2016年のプロ野球のリーグ優勝は、パは日本ハム、セは広島となった。一昔前には東京をホームとする巨人の人気が突出し、他の球団は巨人人気に頼っていたことを振り返ると、球団の地方への分散により新規ファンを開拓する一方、各球団が巨人人気に頼らない球団経営を行い、その成果が現れたといえよう。地方経済が着実に“厚み”を増していることの反映でもある。
東京や大阪などから地方に移転した球団は、地元ファンを球場に集客することが基本となる。応援しながら観戦することが楽しいことだと認識してもらうためには、まず球場に来てもらわなければならない。球場に来る動機づけに工夫が必要だが、第一に必要なことは、強いチームをつくることだ。

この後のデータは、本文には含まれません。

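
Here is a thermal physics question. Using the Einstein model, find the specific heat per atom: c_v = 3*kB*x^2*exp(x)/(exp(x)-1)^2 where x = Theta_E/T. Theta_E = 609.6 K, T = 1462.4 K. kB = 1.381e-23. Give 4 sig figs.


Step 1: x = Theta_E/T = 609.6/1462.4 = 0.4168
Step 2: x^2 = 0.1738
Step 3: exp(x) = 1.517
Step 4: c_v = 3*1.381e-23*0.1738*1.517/(1.517-1)^2 = 4.084e-23

4.084e-23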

といっても、FAで有力選手を集めるようなチームづくりでは地元ファンは育たない。負けが多い弱いチームから、若手選手が力をつけて優勝争いに絡む強いチームへと成長する過程をファンと共有し、自分たちのチームだとの意識を育てることに成功したなら理想的な展開だろう。日本ハムも広島も、若手選手を育てて強いチームになった。
一方で、低迷から脱することができないのが名古屋をホームとする中日ドラゴンズだ。地元では圧倒的な人気があり、優勝争いに絡まなくても200万人ほどの集客があるが、若手選手が主力に育たず、トレードやFAにも消極的で、チームを強くしようとの球団の決意が希薄であるように見える。弱くても球場に観客が来るからと球団経営が弛緩しているのか。

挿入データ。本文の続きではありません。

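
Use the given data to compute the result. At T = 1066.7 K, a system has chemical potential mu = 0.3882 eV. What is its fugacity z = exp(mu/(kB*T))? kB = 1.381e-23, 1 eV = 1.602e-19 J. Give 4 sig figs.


Step 1: Convert mu to Joules: 0.3882*1.602e-19 = 6.219e-20 J
Step 2: kB*T = 1.381e-23*1066.7 = 1.473e-20 J
Step 3: mu/(kB*T) = 4.222
Step 4: z = exp(4.222) = 68.15

68.15


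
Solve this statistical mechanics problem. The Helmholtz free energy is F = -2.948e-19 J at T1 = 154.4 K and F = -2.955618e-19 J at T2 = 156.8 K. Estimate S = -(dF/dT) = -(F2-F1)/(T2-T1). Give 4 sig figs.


Step 1: dF = F2 - F1 = -2.955618e-19 - (-2.948e-19) = -7.618e-22 J
Step 2: dT = T2 - T1 = 156.8 - 154.4 = 2.4 K
Step 3: S = -dF/dT = -(-7.618e-22)/2.4 = 3.174e-22 J/K

3.174e-22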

少し前のドラゴンズは毎年、優勝争いに絡むチームで強かった。弱くなった要因は、第一に世代交代に失敗したこと。第二に投手力が弱体化したこと。第三に監督などが頻繁に交代すること。根本にあるのは、球団にチーム編成のビジョンが欠如していることだろう。何を変え、何を変えてはいけないのか、現在のドラゴンズからは見えてこない。
強かった当時のドラゴンズは、30代の主力選手と次々に長期契約を交わし、引き止めることに成功したが、それが世代交代を阻害した。FAで主力選手が他チームに移ったなら、ポジションが空く。ベテランの主力選手が残ったなら、目先の勝利のためには起用するだろうから、若手の出番は少なくなり、経験を積む機会が減る。FAにはチームの新陳代謝を促進する効果もある。